A Tribute to Jan-Georg Deutsch (1956-2016)
By Festo Mkenda, Dphil History, Oxford

I want to talk about Georg as my supervisor and my mentor. I know I do this from a position of authority because I am speaking about my own experience, but I believe I speak for many students of Georg. I also remember Georg as a scholar.
It was, in fact, Georg who made me think of Oxford as a possibility for my DPhil. I had heard him present a paper at SOAS, and the content of his presentation, together with the way he handled his sources, struck me as a style that I would want to use in my own work for the DPhil. The paper that Georg presented was a sort of local perspective on global reality. He had gathered his material from a small street in Zanzibar called Soko Muhogo (literally meaning “Cassava Market”). Georg had spent time at Soko Muhogo, learning from the residents, interviewing some of them, and gathering any written material that emanated from there. He made a genuine effort to see global reality from the perspective of Soko Muhogo. In the end, the people of Soko Muhogo were presented as active participants in that global reality—they had been shaped by realities far beyond their small street and, at the same time, they had shaped those same realities in their own small ways. At Soko Muhogo, the global mingled with the local.

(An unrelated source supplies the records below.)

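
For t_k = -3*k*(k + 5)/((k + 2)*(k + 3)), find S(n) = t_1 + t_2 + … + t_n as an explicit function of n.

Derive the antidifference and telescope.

S(n) = 3*n*(-n - 1)/(n + 3)

The ratio is (k + 1)*(k + 2)*(k + 6)/(k*(k + 4)*(k + 5)).
A = k + 2, B = k + 4, C = k**2 + 5*k.
Set up (k + 2)·f(k+1) − (k + 3)·f(k) − (k**2 + 5*k) = 0.
Bound: deg f ≤ 2.
Solve for f: f(k) = k*(k - 1) (degree 2 ≤ 2).
So s_k = (B(k−1)f/C)·t_k = ((k - 1)*(k + 3)/(k + 5))·t_k = 3*k*(1 - k)/(k + 2).
Verify: 3*k*(-k - 5)/(k**2 + 5*k + 6) matches t_k.
Evaluate: s_(n+1) = 3*n*(-n - 1)/(n + 3); subtract s_(1) = 0 ⇒ S(n) = 3*n*(-n - 1)/(n + 3).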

When I sent Georg an email asking for his opinion about my project, his response was immediate and, as I would discover later, quite characteristic of him—a one-liner: “Why can’t you come over for lunch!” Respectful and personal, his response helped me drop all the fears and reservations that I had about Oxford; he helped me realize that I could actually have lunch with the scholars at Oxford! He that way, he initiated a relationship that was at the same time academic, friendly, personal, supportive, and empowering.

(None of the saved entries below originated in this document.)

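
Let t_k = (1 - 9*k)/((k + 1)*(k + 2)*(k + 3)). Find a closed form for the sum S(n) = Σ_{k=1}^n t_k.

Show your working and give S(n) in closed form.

Compute t_(k+1)/t_k: get (k + 1)*(9*k + 8)/((k + 4)*(9*k - 1)).
Gosper form: A/B · C(k+1)/C(k) with A=k + 1, B=k + 4, C=k - 1/9.
Need (k + 1)·f(k+1) − (k + 3)·f(k) = k - 1/9.
d = 2 from the (1,1,1) case.
Solving with deg f ≤ 2: f(k) = k*(2*k - 3)/9.
So s_k = (B(k−1)f/C)·t_k = (k*(k + 3)*(2*k - 3)/(9*k - 1))·t_k = k*(3 - 2*k)/((k + 1)*(k + 2)).
Check: Δs_k = (1 - 9*k)/(k**3 + 6*k**2 + 11*k + 6). ✓
Telescope: S(n) = s_(n+1) − s_(1) = (-2*n**2 - n + 1)/(n**2 + 5*n + 6) − (1/6) = n*(-13*n - 11)/(6*(n**2 + 5*n + 6)).

S(n) = n*(-13*n - 11)/(6*(n**2 + 5*n + 6))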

As my supervisor, Georg was my first human contact with the “University of Oxford,” which I found to be fairly nebulous as an institutional structure that holds together colleges, faculties, schools, and so many other things. Dealing with me personally, he helped me strategize. I wanted to graduate in the shortest time possible; I sat down with him and agreed on how that might happen. He often proposed seminars that I might attend, persons that I might talk to, and even some of his own tutorials with other students that I might simply audit. Moreover, more than anything else, Georg gave me the freedom to pursue my dream. I only needed to tell him what I was about to do and go through a brief session of his usually highly informed criticism, then I would be ready to go. The next thing would be to submit to him a piece of written work. This he would return within a week, usually with critical comments and affirming compliments. I never left his office feeling that I had done a horrible thing and that I had to start all over again, and this is not because my work was always brilliant; it is because Georg had a way of being critically affirmative, and that in a very personal way. I always left his office full of ideas of what more I could do to develop that chapter further, to re-phrase that statement, to re-conceptualize that section, or even to re-interpret that document. I left Georg’s office feeling optimistic about new possibilities.

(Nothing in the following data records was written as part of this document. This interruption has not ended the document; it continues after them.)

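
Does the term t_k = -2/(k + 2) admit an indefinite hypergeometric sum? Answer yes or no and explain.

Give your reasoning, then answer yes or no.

No — t_k has no hypergeometric antidifference.

Compute t_(k+1)/t_k: get (k + 2)/(k + 3).
A = k + 2, B = k + 3, C = 1.
f must satisfy (k + 2)·f(k+1) − (k + 2)·f(k) = 1.
deg f ≤ 0 (via 1,1,0).
Generic f = c0 gives residual -1; -1 = 0 cannot hold, so t_k is not Gosper-summable.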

So, I remember Georg as my supervisor, and I have been marked by his style of doing supervision—more of empowering the student than of directing him or her. Georg always made sure that my thesis remained my project, not his!
Besides, I remember Georg as a scholar, who had an incredible capacity to read and synthesize all that he read so that, ultimately, it had a bearing on each one of his opinions and comments. If Georg defended his opinion strongly, it is because he worked hard to inform himself before he took a position. And, as in the experience of Soko Muhogo, Georg paid attention to the small details that might be ignored by others. This, too, is something that has marked me personally. Above everything else, it has made me like books and, more generally, documents. As a result, collecting and preserving books and documents has actually become my career.
Currently I am directing a project called “Jesuit Historical Institute in Africa,” based in Nairobi, Kenya. This is a research facility where we maintain a good Africana library and archives. We collect books and other relevant documents and create an environment where researchers can come in and use the material for free. This project is only five years old now. Before we started, I discussed the project with Georg. He was enthusiastically supportive of the idea and even thought he would be happy to work there! In 2014 he visited me in Nairobi and saw for himself the small progress we had made. He remained supportive to the end. He eventually bequeathed his collection to the Jesuit Historical Institute in Africa, and, as I speak to you now, the books are already on their way to Nairobi.
We have decided that Georg’s books and all the other documents that he gave to the institute will be preserved there as a special collection in his memory. We will ensure that they are properly preserved, then made accessible to researchers of Africa in Africa, and that all those who will make use of them will always know who donated them to us. We hope in this way to make Georg’s memory alive and to continue his passion for African history.